Hamid Soryan ended that drought on Sunday, and he might not be the only Iranian to win a gold in London.
Soryan, the five-time world champion, won his country's first gold medal in men's 55-kilogram, beating Rovshan Bayramov of Azerbaijan 2-0, 1-0.
"I'm hoping that I made everybody happy back home," Soryan said.
Iran has 30 overall medals in freestyle but had only two, a silver and a bronze, in Greco-Roman before Sunday. The Iranians also have a pair of Greco-Roman world champions in Omid Noroozi at 60 kilograms and Saeid Morad Abdvali at 66 kg, and both are considered the favourite in their respective classes.
Roman Vlasov of Russia won gold as well on Sunday, defeating Armenia's Arsen Julfalakyan 1-0, 1-0 in the final of the men's 74-kilogram category.
The 21-year-old Vlasov, who hails from the same Siberian city of Novosibirsk that produced wrestling great Aleksandr Karelin, now has Olympic gold to add to a 2011 world championship title.
There was a lot of pressure on Vlasov to win gold. He didn't disappoint, and he's in position to dominate this weight class for years to come.
"It has not sunk in yet that I have the gold medal. I am just so happy," Vlasov said. "The whole country has supported me, has rooted for me. This is a success of the whole country."
Soryan has been the best Greco-Roman wrestler in the world at his weight for years, but he stumbled badly in Beijing and finished fifth. He bounced back with world titles in 2009 and '10, but only an Olympic gold would make up for 2008.

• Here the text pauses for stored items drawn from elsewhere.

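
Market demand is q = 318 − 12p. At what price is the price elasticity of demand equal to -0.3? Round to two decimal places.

Set −bp/(a − bp) = −0.3 ⇒ bp = 0.3(a − bp) ⇒ bp(1+0.3) = 0.3·a.
p = 0.3·318/(12·1.3) ≈ 6.12.

6.12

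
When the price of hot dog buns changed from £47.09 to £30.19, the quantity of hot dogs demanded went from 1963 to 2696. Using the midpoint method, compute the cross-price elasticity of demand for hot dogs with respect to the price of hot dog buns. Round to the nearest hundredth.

-0.72

%ΔQ_x = (2696 − 1963)/[(1963+2696)/2] = 733/2329.5 ≈ 0.3147.
%ΔP_y = (30.19 − 47.09)/[(47.09+30.19)/2] ≈ -0.4374.
E_xy = 0.3147/-0.4374 ≈ -0.72.
E_xy < 0, so hot dogs and hot dog buns are complements.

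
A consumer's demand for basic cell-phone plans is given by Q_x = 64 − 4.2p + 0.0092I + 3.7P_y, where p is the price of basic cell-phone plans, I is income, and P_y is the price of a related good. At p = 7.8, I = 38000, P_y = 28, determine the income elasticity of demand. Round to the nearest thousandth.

0.722

First evaluate Q_x: 64 − 4.2(7.8) + 0.0092(38000) + 3.7(28) = 64 − 32.76 + 349.6 + 103.6 = 484.44.
∂Q_x/∂I = +0.0092, so E_I = 0.0092·(38000/484.44) ≈ 0.722.
E_I ∈ (0,1): normal good (necessity).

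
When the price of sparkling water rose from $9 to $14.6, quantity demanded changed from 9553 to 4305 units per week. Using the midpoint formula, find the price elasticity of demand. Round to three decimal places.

%ΔQ = (4305 − 9553)/[(9553 + 4305)/2] = -5248/6929 ≈ -0.7574.
%Δp = (14.6 − 9)/[(9 + 14.6)/2] = 5.6/11.8 ≈ 0.4746.
Arc elasticity E = %ΔQ/%Δp ≈ -0.7574/0.4746 ≈ -1.596.
|E| > 1: demand is elastic over this range.

-1.596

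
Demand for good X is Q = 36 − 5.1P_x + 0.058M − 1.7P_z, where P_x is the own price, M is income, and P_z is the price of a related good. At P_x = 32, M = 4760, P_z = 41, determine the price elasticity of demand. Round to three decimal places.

Evaluating quantity at (P_x, M, P_z) gives Q = 36 − 5.1(32) + 0.058(4760) − 1.7(41) = 36 − 163.2 + 276.08 − 69.7 = 79.18.
∂Q/∂P_x = −5.1, so E_p = (−5.1)·(32/79.18) ≈ -2.061.
|E_p| > 1: demand is elastic.

-2.061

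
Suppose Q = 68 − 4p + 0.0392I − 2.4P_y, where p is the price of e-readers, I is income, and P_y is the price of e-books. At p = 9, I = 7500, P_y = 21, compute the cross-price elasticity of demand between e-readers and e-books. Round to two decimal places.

-0.18

At the given point, Q = 68 − 4(9) + 0.0392(7500) − 2.4(21) = 68 − 36 + 294 − 50.4 = 275.6.
∂Q/∂P_y = −2.4, so E_xy = -2.4·(21/275.6) ≈ -0.18.
E_xy < 0: the goods are complements.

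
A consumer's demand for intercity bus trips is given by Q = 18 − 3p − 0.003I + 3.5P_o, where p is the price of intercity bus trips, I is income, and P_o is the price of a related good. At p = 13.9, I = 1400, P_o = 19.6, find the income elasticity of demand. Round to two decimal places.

-0.10

First evaluate Q: 18 − 3(13.9) − 0.003(1400) + 3.5(19.6) = 18 − 41.7 − 4.2 + 68.6 = 40.7.
∂Q/∂I = −0.003, so E_I = -0.003·(1400/40.7) ≈ -0.10.
E_I < 0: inferior good.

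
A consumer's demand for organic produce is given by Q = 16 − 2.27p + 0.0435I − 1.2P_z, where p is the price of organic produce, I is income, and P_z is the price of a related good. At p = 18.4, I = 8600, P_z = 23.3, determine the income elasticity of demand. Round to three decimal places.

1.168

Substituting, Q = 16 − 2.27(18.4) + 0.0435(8600) − 1.2(23.3) = 16 − 41.768 + 374.1 − 27.96 = 320.372.
∂Q/∂I = +0.0435, so E_I = 0.0435·(8600/320.372) ≈ 1.168.
E_I > 1: normal good (luxury).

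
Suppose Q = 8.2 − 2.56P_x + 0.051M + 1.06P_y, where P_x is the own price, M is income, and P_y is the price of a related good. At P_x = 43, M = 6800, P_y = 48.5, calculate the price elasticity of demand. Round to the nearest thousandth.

-0.371

First evaluate Q: 8.2 − 2.56(43) + 0.051(6800) + 1.06(48.5) = 8.2 − 110.08 + 346.8 + 51.41 = 296.33.
∂Q/∂P_x = −2.56, so E_p = (−2.56)·(43/296.33) ≈ -0.371.
|E_p| < 1: demand is inelastic.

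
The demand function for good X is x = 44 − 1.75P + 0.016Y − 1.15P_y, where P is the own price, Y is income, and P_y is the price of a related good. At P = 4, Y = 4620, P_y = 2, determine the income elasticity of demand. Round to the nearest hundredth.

0.68

First evaluate x: 44 − 1.75(4) + 0.016(4620) − 1.15(2) = 44 − 7 + 73.92 − 2.3 = 108.62.
∂x/∂Y = +0.016, so E_I = 0.016·(4620/108.62) ≈ 0.68.
E_I ∈ (0,1): normal good (necessity).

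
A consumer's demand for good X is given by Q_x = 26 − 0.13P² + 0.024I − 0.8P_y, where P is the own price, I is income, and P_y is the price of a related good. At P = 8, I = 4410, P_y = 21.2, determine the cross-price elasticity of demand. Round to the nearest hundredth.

-0.16

Evaluating quantity at (P, I, P_y) gives Q_x = 26 − 0.13(8)² + 0.024(4410) − 0.8(21.2) = 26 − 8.32 + 105.84 − 16.96 = 106.56.
∂Q_x/∂P_y = −0.8, so E_xy = -0.8·(21.2/106.56) ≈ -0.16.
E_xy < 0: the goods are complements.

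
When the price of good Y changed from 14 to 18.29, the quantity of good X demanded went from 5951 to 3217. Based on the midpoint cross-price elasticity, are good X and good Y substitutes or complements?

complements

%ΔQ_x = (3217 − 5951)/[(5951+3217)/2] = -2734/4584 ≈ -0.5964.
%ΔP_y = (18.29 − 14)/[(14+18.29)/2] ≈ 0.2657.
E_xy = -0.5964/0.2657 ≈ -2.245.
E_xy < 0, so the goods are complements.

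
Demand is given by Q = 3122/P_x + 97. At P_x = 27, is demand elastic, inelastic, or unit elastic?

At P_x = 27, Q = 212.6296.
dQ/dP_x = −3122/P_x² = −4.2826.
Point elasticity E = (dQ/dP_x)·(P_x/Q) = -4.2826 × 27/212.6296 ≈ -0.544.
|E| ≈ 0.544 < 1, so demand is inelastic.

inelastic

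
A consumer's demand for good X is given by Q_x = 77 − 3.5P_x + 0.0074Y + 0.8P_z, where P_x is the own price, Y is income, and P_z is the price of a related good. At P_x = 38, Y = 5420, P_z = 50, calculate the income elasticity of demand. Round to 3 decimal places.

1.664

Substituting, Q_x = 77 − 3.5(38) + 0.0074(5420) + 0.8(50) = 77 − 133 + 40.108 + 40 = 24.108.
∂Q_x/∂Y = +0.0074, so E_I = 0.0074·(5420/24.108) ≈ 1.664.
E_I > 1: normal good (luxury).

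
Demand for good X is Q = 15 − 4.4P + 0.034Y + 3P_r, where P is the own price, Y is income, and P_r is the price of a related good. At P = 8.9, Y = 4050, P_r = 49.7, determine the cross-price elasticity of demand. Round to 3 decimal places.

0.568

At the given point, Q = 15 − 4.4(8.9) + 0.034(4050) + 3(49.7) = 15 − 39.16 + 137.7 + 149.1 = 262.64.
∂Q/∂P_r = +3, so E_xy = 3·(49.7/262.64) ≈ 0.568.
E_xy > 0: the goods are substitutes.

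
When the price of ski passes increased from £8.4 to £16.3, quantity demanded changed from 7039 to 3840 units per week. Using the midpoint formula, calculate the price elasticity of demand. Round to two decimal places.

%ΔQ = (3840 − 7039)/[(7039 + 3840)/2] = -3199/5439.5 ≈ -0.5881.
%Δp = (16.3 − 8.4)/[(8.4 + 16.3)/2] = 7.9/12.35 ≈ 0.6397.
Arc elasticity E = %ΔQ/%Δp ≈ -0.5881/0.6397 ≈ -0.92.
|E| < 1: demand is inelastic over this range.

-0.92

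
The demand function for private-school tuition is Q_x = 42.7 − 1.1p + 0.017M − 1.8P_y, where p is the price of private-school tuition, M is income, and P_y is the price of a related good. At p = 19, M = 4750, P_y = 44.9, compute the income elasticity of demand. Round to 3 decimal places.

Q_x = 42.7 − 1.1(19) + 0.017(4750) − 1.8(44.9) = 42.7 − 20.9 + 80.75 − 80.82 = 21.73.
∂Q_x/∂M = +0.017, so E_I = 0.017·(4750/21.73) ≈ 3.716.
E_I > 1: normal good (luxury).

3.716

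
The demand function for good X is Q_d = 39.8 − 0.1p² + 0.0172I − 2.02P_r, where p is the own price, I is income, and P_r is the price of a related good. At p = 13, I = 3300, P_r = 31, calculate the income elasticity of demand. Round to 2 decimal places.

3.33

Substituting, Q_d = 39.8 − 0.1(13)² + 0.0172(3300) − 2.02(31) = 39.8 − 16.9 + 56.76 − 62.62 = 17.04.
∂Q_d/∂I = +0.0172, so E_I = 0.0172·(3300/17.04) ≈ 3.33.
E_I > 1: normal good (luxury).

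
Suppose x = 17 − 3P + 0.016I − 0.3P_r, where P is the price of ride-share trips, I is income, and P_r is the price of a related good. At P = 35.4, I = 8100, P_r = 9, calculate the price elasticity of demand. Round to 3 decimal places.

-2.817

Evaluating quantity at (P, I, P_r) gives x = 17 − 3(35.4) + 0.016(8100) − 0.3(9) = 17 − 106.2 + 129.6 − 2.7 = 37.7.
∂x/∂P = −3, so E_p = (−3)·(35.4/37.7) ≈ -2.817.
|E_p| > 1: demand is elastic.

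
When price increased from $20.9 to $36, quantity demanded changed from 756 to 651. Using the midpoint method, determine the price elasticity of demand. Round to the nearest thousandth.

-0.281

%ΔQ = (651 − 756)/[(756 + 651)/2] = -105/703.5 ≈ -0.1493.
%Δp = (36 − 20.9)/[(20.9 + 36)/2] = 15.1/28.45 ≈ 0.5308.
Arc elasticity E = %ΔQ/%Δp ≈ -0.1493/0.5308 ≈ -0.281.
|E| < 1: demand is inelastic over this range.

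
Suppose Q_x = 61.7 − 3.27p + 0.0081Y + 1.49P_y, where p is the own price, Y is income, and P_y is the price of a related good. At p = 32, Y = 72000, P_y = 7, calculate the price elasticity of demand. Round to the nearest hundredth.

At the given point, Q_x = 61.7 − 3.27(32) + 0.0081(72000) + 1.49(7) = 61.7 − 104.64 + 583.2 + 10.43 = 550.69.
∂Q_x/∂p = −3.27, so E_p = (−3.27)·(32/550.69) ≈ -0.19.
|E_p| < 1: demand is inelastic.

-0.19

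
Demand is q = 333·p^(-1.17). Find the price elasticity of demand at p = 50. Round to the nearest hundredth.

For a Cobb–Douglas (constant-elasticity) form q = A·p^α·…, the elasticity with respect to p equals the exponent α at every point.
Here the exponent on p is -1.17, so the price elasticity of demand is -1.17.

-1.17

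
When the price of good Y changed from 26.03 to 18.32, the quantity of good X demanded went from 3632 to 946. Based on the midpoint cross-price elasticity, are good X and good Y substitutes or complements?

%ΔQ_x = (946 − 3632)/[(3632+946)/2] = -2686/2289 ≈ -1.1734.
%ΔP_y = (18.32 − 26.03)/[(26.03+18.32)/2] ≈ -0.3477.
E_xy = -1.1734/-0.3477 ≈ 3.375.
E_xy > 0, so the goods are substitutes.

substitutes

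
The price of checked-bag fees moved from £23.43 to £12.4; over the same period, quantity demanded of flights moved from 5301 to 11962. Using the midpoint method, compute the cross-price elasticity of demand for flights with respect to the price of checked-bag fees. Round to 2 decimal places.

-1.25

%ΔQ_x = (11962 − 5301)/[(5301+11962)/2] = 6661/8631.5 ≈ 0.7717.
%ΔP_y = (12.4 − 23.43)/[(23.43+12.4)/2] ≈ -0.6157.
E_xy = 0.7717/-0.6157 ≈ -1.25.
E_xy < 0, so flights and checked-bag fees are complements.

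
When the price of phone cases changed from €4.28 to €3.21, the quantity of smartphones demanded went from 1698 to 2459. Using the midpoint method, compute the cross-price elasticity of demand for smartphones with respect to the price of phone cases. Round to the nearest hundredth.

%ΔQ_x = (2459 − 1698)/[(1698+2459)/2] = 761/2078.5 ≈ 0.3661.
%ΔP_y = (3.21 − 4.28)/[(4.28+3.21)/2] ≈ -0.2857.
E_xy = 0.3661/-0.2857 ≈ -1.28.
E_xy < 0, so smartphones and phone cases are complements.

-1.28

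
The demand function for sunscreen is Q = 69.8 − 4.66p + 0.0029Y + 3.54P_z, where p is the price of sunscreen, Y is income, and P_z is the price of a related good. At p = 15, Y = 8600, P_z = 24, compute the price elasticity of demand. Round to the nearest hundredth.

Evaluating quantity at (p, Y, P_z) gives Q = 69.8 − 4.66(15) + 0.0029(8600) + 3.54(24) = 69.8 − 69.9 + 24.94 + 84.96 = 109.8.
∂Q/∂p = −4.66, so E_p = (−4.66)·(15/109.8) ≈ -0.64.
|E_p| < 1: demand is inelastic.

-0.64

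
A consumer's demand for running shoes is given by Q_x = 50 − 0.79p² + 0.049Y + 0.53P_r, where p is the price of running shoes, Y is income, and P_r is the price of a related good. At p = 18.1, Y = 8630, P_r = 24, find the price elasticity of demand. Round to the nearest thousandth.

-2.283

Substituting, Q_x = 50 − 0.79(18.1)² + 0.049(8630) + 0.53(24) = 50 − 258.8119 + 422.87 + 12.72 = 226.7781.
∂Q_x/∂p = −2·0.79·p = -28.598, so E_p = -28.598·(18.1/226.7781) ≈ -2.283.
|E_p| > 1: demand is elastic.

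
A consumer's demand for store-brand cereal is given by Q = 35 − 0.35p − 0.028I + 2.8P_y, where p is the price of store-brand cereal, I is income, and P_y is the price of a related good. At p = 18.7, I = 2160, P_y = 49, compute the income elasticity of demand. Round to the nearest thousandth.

-0.575

First evaluate Q: 35 − 0.35(18.7) − 0.028(2160) + 2.8(49) = 35 − 6.545 − 60.48 + 137.2 = 105.175.
∂Q/∂I = −0.028, so E_I = -0.028·(2160/105.175) ≈ -0.575.
E_I < 0: inferior good.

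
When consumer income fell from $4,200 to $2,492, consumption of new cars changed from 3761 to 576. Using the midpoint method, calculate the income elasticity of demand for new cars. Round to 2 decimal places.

%ΔQ = (576 − 3761)/[(3761+576)/2] = -3185/2168.5 ≈ -1.4688.
%ΔY = (2,492 − 4,200)/[(4,200+2,492)/2] = -1708/3346 ≈ -0.5105.
E_I = %ΔQ/%ΔY ≈ 2.88.
E_I > 1: normal good (luxury).

2.88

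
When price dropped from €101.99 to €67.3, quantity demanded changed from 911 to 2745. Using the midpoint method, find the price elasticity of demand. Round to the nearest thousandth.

%Δq = (2745 − 911)/[(911 + 2745)/2] = 1834/1828 ≈ 1.0033.
%ΔP = (67.3 − 101.99)/[(101.99 + 67.3)/2] = -34.69/84.645 ≈ -0.4098.
Arc elasticity E = %Δq/%ΔP ≈ 1.0033/-0.4098 ≈ -2.448.
|E| > 1: demand is elastic over this range.

-2.448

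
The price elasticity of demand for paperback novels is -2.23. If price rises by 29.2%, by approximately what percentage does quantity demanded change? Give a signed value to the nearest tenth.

%ΔQ ≈ E × %ΔP = (-2.23) × (29.2%) ≈ -65.1%.

-65.1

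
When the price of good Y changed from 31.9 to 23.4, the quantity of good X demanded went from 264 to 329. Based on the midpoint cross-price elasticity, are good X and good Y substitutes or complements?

complements

%ΔQ_x = (329 − 264)/[(264+329)/2] = 65/296.5 ≈ 0.2192.
%ΔP_y = (23.4 − 31.9)/[(31.9+23.4)/2] ≈ -0.3074.
E_xy = 0.2192/-0.3074 ≈ -0.713.
E_xy < 0, so the goods are complements.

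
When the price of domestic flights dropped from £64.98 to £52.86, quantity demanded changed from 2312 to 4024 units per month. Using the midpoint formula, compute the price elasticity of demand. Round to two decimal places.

-2.63

%ΔQ = (4024 − 2312)/[(2312 + 4024)/2] = 1712/3168 ≈ 0.5404.
%ΔP = (52.86 − 64.98)/[(64.98 + 52.86)/2] = -12.12/58.92 ≈ -0.2057.
Arc elasticity E = %ΔQ/%ΔP ≈ 0.5404/-0.2057 ≈ -2.63.
|E| > 1: demand is elastic over this range.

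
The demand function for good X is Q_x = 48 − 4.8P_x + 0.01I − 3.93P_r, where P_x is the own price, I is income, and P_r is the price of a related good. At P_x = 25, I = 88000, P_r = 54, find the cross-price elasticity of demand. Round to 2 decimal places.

At the given point, Q_x = 48 − 4.8(25) + 0.01(88000) − 3.93(54) = 48 − 120 + 880 − 212.22 = 595.78.
∂Q_x/∂P_r = −3.93, so E_xy = -3.93·(54/595.78) ≈ -0.36.
E_xy < 0: the goods are complements.

-0.36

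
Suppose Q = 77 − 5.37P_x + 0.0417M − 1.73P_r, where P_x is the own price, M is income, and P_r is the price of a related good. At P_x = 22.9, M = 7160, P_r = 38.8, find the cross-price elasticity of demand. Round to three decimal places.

-0.362

At the given point, Q = 77 − 5.37(22.9) + 0.0417(7160) − 1.73(38.8) = 77 − 122.973 + 298.572 − 67.124 = 185.475.
∂Q/∂P_r = −1.73, so E_xy = -1.73·(38.8/185.475) ≈ -0.362.
E_xy < 0: the goods are complements.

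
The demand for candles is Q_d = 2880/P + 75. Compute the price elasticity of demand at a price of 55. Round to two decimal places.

-0.41

At P = 55, Q_d = 127.3636.
dQ_d/dP = −2880/P² = −0.9521.
Point elasticity E = (dQ_d/dP)·(P/Q_d) = -0.9521 × 55/127.3636 ≈ -0.41.
|E| < 1, so demand is inelastic at this price.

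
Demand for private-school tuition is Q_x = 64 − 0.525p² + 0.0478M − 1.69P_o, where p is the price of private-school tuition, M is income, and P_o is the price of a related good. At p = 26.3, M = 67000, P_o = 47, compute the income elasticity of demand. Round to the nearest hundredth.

Q_x = 64 − 0.525(26.3)² + 0.0478(67000) − 1.69(47) = 64 − 363.1373 + 3202.6 − 79.43 = 2824.0328.
∂Q_x/∂M = +0.0478, so E_I = 0.0478·(67000/2824.0328) ≈ 1.13.
E_I > 1: normal good (luxury).

1.13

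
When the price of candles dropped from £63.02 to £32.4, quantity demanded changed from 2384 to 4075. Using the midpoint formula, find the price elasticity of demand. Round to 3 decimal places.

-0.816

%ΔQ = (4075 − 2384)/[(2384 + 4075)/2] = 1691/3229.5 ≈ 0.5236.
%ΔP = (32.4 − 63.02)/[(63.02 + 32.4)/2] = -30.62/47.71 ≈ -0.6418.
Arc elasticity E = %ΔQ/%ΔP ≈ 0.5236/-0.6418 ≈ -0.816.
|E| < 1: demand is inelastic over this range.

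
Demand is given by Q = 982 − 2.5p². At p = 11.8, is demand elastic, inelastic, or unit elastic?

elastic

At p = 11.8, Q = 633.9.
dQ/dp = −2·2.5·p = −59.
Point elasticity E = (dQ/dp)·(p/Q) = -59 × 11.8/633.9 ≈ -1.098.
|E| ≈ 1.098 > 1, so demand is elastic.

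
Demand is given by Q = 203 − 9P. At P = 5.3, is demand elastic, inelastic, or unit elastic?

At P = 5.3, Q = 155.3.
dQ/dP = −9.
Point elasticity E = (dQ/dP)·(P/Q) = -9 × 5.3/155.3 ≈ -0.307.
|E| ≈ 0.307 < 1, so demand is inelastic.

inelastic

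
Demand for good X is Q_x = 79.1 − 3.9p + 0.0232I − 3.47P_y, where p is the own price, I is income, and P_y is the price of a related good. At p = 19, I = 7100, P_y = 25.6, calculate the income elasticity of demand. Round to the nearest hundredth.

At the given point, Q_x = 79.1 − 3.9(19) + 0.0232(7100) − 3.47(25.6) = 79.1 − 74.1 + 164.72 − 88.832 = 80.888.
∂Q_x/∂I = +0.0232, so E_I = 0.0232·(7100/80.888) ≈ 2.04.
E_I > 1: normal good (luxury).

2.04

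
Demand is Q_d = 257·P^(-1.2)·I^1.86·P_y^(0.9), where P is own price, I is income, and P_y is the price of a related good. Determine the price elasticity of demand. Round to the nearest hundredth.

For a Cobb–Douglas (constant-elasticity) form Q_d = A·P^α·…, the elasticity with respect to P equals the exponent α at every point.
Here the exponent on P is -1.2, so the price elasticity of demand is -1.20.

-1.20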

Soryan didn't waste his second chance.
He scored two late points to win the first frame. Bayramov then needed either a pin — which was highly unlikely — or to win the last two periods. But when Soryan scored midway through the second period, the match was all but over.
"Beijing was a bit of experience and I've used that experience to achieve this victory," Soryan said.
Bayramov, the defending world champion, lost in the Olympic final for the second straight time after falling to Nazir Mankiev of Russia in Beijing. He seemed overcome by the thought of another silver medal, briefly putting his hands to his face when he was announced to the crowd.
Sensing this, fans began clapping harder as if to let Bayramov know that, in their eyes, he'd done all he could do.
Julfalakyan was trying to join his father and coach, Levon Julfalakyan, a gold medallist for the Soviet Union in 1988, as the first father-son duo to win Olympic gold medals.
Vlasov wasn't having any of that.
The Russian was shaky at the outset, dropping the first period against Denmark's Mark Madsen in his opening match. Vlasov kept France's Christophe Guenot from scoring in the last 30 seconds of the third period to reach the semifinals, where he closed out Lithuania's Aleksandr Kazakevic 3-0, 1-0.
Julfalakyan hadn't conceded a point in reaching the finals, where he was overwhelmed by Vlasov.
"I respect him as an opponent. His father was an Olympic champion and every meeting I have with him is a difficult one," Vlasov said.
As expected, the Americans didn't get very far.
Spenser Mango won his first match over Egypt's Abouhalima Abouhalima, but Bayramov had little trouble with him in his next match, winning 4-0, 4-0. Mango dropped the first match of the consolation bracket to Russia's Mingiyan Semenov 2-0, 1-0.
"Work hard, that's all I can do, and come back in 2016," Mango said.
Ben Provisor also won his first match before Georgia's Zurabi Datunashvili beat him 1-0, 6-0. Provisor stopped wrestling after his elbow popped out, though he was unlikely to win anyway.